The little peepers arrived right on time, 29 days from the start of incubation on 9th April. And here’s a strange story. The night before they hatched, I had a dream of a large white egg, in close up, surrounded by a gauzy black void, and something was pecking out from inside the egg, tapping on shell’s bulbous end. Tick tick tick. Then, near the end of work last Friday, I got a call from Katherine. “We have baby goslings!”
As soon as I got home, I lifted up Mama Dorothy from the nest a bit and saw a single gosling peeking out from beneath her bulk. Another gosling revealed itself when I lifted the hen up even farther.
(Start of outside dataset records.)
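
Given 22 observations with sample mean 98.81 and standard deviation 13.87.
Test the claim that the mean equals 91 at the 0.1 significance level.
One-sample t-test:
H₀: μ = 91
H₁: μ ≠ 91
df = n - 1 = 21
t = (x̄ - μ₀) / (s/√n) = (98.81 - 91) / (13.87/√22) = 2.641
p-value = 0.0153

Since p-value < α = 0.1, we reject H₀.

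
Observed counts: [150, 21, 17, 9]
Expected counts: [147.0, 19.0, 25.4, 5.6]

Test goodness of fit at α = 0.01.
Chi-square goodness of fit test:
H₀: observed counts match expected distribution
H₁: observed counts differ from expected distribution
df = k - 1 = 3
χ² = Σ(O - E)²/E
   = (150 - 147.0)²/147.0 + (21 - 19.0)²/19.0 + (17 - 25.4)²/25.4 + (9 - 5.6)²/5.6
   = 0.061 + 0.211 + 2.778 + 2.064
   = 5.11
p-value = 0.1636

Since p-value > α = 0.01, we fail to reject H₀.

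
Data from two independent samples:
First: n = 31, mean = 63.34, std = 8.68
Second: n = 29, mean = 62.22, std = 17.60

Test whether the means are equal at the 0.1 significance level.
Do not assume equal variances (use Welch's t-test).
Welch's two-sample t-test:
H₀: μ₁ = μ₂
H₁: μ₁ ≠ μ₂
s₁²/n₁ = 8.68²/31 = 2.4304,  s₂²/n₂ = 17.60²/29 = 10.6814
SE = √(s₁²/n₁ + s₂²/n₂) = √(2.4304 + 10.6814) = 3.6210
df (Welch-Satterthwaite) = (s₁²/n₁ + s₂²/n₂)² / [(s₁²/n₁)²/(n₁-1) + (s₂²/n₂)²/(n₂-1)] ≈ 40.25
t = (x̄₁ - x̄₂) / SE = (63.34 - 62.22) / 3.6210 = 1.12 / 3.6210 = 0.309
p-value = 0.7587

Since p-value > α = 0.1, we fail to reject H₀.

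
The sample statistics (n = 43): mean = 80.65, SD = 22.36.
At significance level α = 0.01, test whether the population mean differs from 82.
One-sample t-test:
H₀: μ = 82
H₁: μ ≠ 82
df = n - 1 = 42
t = (x̄ - μ₀) / (s/√n) = (80.65 - 82) / (22.36/√43) = -0.396
p-value = 0.6942

Since p-value > α = 0.01, we fail to reject H₀.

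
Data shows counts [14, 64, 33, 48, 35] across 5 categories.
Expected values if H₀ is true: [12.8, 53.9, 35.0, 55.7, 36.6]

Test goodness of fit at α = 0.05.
Chi-square goodness of fit test:
H₀: observed counts match expected distribution
H₁: observed counts differ from expected distribution
df = k - 1 = 4
χ² = Σ(O - E)²/E
   = (14 - 12.8)²/12.8 + (64 - 53.9)²/53.9 + (33 - 35.0)²/35.0 + (48 - 55.7)²/55.7 + (35 - 36.6)²/36.6
   = 0.112 + 1.893 + 0.114 + 1.064 + 0.070
   = 3.25
p-value = 0.5163

Since p-value > α = 0.05, we fail to reject H₀.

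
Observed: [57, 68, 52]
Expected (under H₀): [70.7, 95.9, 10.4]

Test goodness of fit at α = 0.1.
Chi-square goodness of fit test:
H₀: observed counts match expected distribution
H₁: observed counts differ from expected distribution
df = k - 1 = 2
χ² = Σ(O - E)²/E
   = (57 - 70.7)²/70.7 + (68 - 95.9)²/95.9 + (52 - 10.4)²/10.4
   = 2.655 + 8.117 + 166.400
   = 177.17
p-value < 0.0001

Since p-value < α = 0.1, we reject H₀.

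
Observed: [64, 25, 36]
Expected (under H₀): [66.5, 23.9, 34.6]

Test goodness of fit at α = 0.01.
Chi-square goodness of fit test:
H₀: observed counts match expected distribution
H₁: observed counts differ from expected distribution
df = k - 1 = 2
χ² = Σ(O - E)²/E
   = (64 - 66.5)²/66.5 + (25 - 23.9)²/23.9 + (36 - 34.6)²/34.6
   = 0.094 + 0.051 + 0.057
   = 0.20
p-value = 0.9043

Since p-value > α = 0.01, we fail to reject H₀.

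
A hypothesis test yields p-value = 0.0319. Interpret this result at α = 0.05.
Since p = 0.0319 < α = 0.05, reject H₀.
There is sufficient evidence to reject the null hypothesis; the result is statistically significant at the 0.05 level.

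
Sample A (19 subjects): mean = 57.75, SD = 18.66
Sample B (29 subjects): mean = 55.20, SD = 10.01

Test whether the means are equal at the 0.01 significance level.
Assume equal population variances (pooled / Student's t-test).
Student's two-sample t-test (equal variances):
H₀: μ₁ = μ₂
H₁: μ₁ ≠ μ₂
df = n₁ + n₂ - 2 = 46
Pooled variance s_p² = [(n₁-1)s₁² + (n₂-1)s₂²] / (n₁ + n₂ - 2) = [(18)(18.66²) + (28)(10.01²)] / 46 = 197.2418
SE = √(s_p²(1/n₁ + 1/n₂)) = √(197.2418 × (1/19 + 1/29)) = 4.1452
t = (x̄₁ - x̄₂) / SE = (57.75 - 55.20) / 4.1452 = 2.55 / 4.1452 = 0.615
p-value = 0.5415

Since p-value > α = 0.01, we fail to reject H₀.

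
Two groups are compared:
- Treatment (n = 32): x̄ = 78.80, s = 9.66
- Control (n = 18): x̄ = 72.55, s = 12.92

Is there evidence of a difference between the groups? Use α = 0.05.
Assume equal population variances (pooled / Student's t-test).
Student's two-sample t-test (equal variances):
H₀: μ₁ = μ₂
H₁: μ₁ ≠ μ₂
df = n₁ + n₂ - 2 = 48
Pooled variance s_p² = [(n₁-1)s₁² + (n₂-1)s₂²] / (n₁ + n₂ - 2) = [(31)(9.66²) + (17)(12.92²)] / 48 = 119.3861
SE = √(s_p²(1/n₁ + 1/n₂)) = √(119.3861 × (1/32 + 1/18)) = 3.2192
t = (x̄₁ - x̄₂) / SE = (78.80 - 72.55) / 3.2192 = 6.25 / 3.2192 = 1.941
p-value = 0.0581

Since p-value > α = 0.05, we fail to reject H₀.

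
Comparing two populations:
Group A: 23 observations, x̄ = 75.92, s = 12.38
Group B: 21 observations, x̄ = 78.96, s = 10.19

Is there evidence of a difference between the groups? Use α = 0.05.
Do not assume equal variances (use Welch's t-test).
Welch's two-sample t-test:
H₀: μ₁ = μ₂
H₁: μ₁ ≠ μ₂
s₁²/n₁ = 12.38²/23 = 6.6637,  s₂²/n₂ = 10.19²/21 = 4.9446
SE = √(s₁²/n₁ + s₂²/n₂) = √(6.6637 + 4.9446) = 3.4071
df (Welch-Satterthwaite) = (s₁²/n₁ + s₂²/n₂)² / [(s₁²/n₁)²/(n₁-1) + (s₂²/n₂)²/(n₂-1)] ≈ 41.58
t = (x̄₁ - x̄₂) / SE = (75.92 - 78.96) / 3.4071 = -3.04 / 3.4071 = -0.892
p-value = 0.3774

Since p-value > α = 0.05, we fail to reject H₀.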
Running inside the house, I flipped through Harvey Ussery’s book on chickens for some advice. He recommends introducing chicks to the real world and their new flock from day one. Better they learn to forage and fend for themselves from a young age. So I did as he advised and recorded as the two wobbly little goslings took their first stumbling steps. “They look like sleepy, fuzzy aliens,” a friend observed when she saw the video. And drunk, I might add; on their first day of life, little birds – maybe like little people? I wouldn’t know; baby animals are the only babies I’ve ever really closely observed – wobble and totter like drunkards.
When we first got our waterfowl flock last spring, our hope was that the birds would imprint on us and maybe even grow to like us. From what we read, handling them as little as possible can help to that end. Nothing doing. Our birds will try to force their bodies through a wall of utility fencing to get away from us. This time around, we’re trying to handle the goslings more as an experiment. From the moment I introduced them to the bright new world, I began handling them. They craved warmth and protection, and holding one of them in my hand, he (she? We still have to sex them) began dozing off.
One of the goslings – we’ll call it G1 for the time being — appeared stronger and fitter for life than the other (G2). G1’s downy feathers were clean and yellow; G2’s were dirty, and egg detritus still clung to its wings. And yet, G2 was the first one to take his tentative first steps. He seemed more lively and awake. While G1 nestled in the warmth of my arms, G2 tried his best to stumble through the grass and even to nibble it a bit.
Mama Dorothy seemed pleased to finally be off the nest. With her new found freedom, she took a good solid poop and then immediately started foraging. She showed little interest in the goslings, and I was concerned that maybe she thought her job was done: “I hatched the little bastards, now it’s your turn!” My first inclination was to get the birds in a brooder ASAP, but Katherine disliked that idea. She wanted to give the goslings as “natural” an upbringing as possible. That meant not only being hatched by a bird, but being cared for by one until the time came to get weaned. Ultimately, we’ve charged Mama Dorothy with rearing the hatchlings.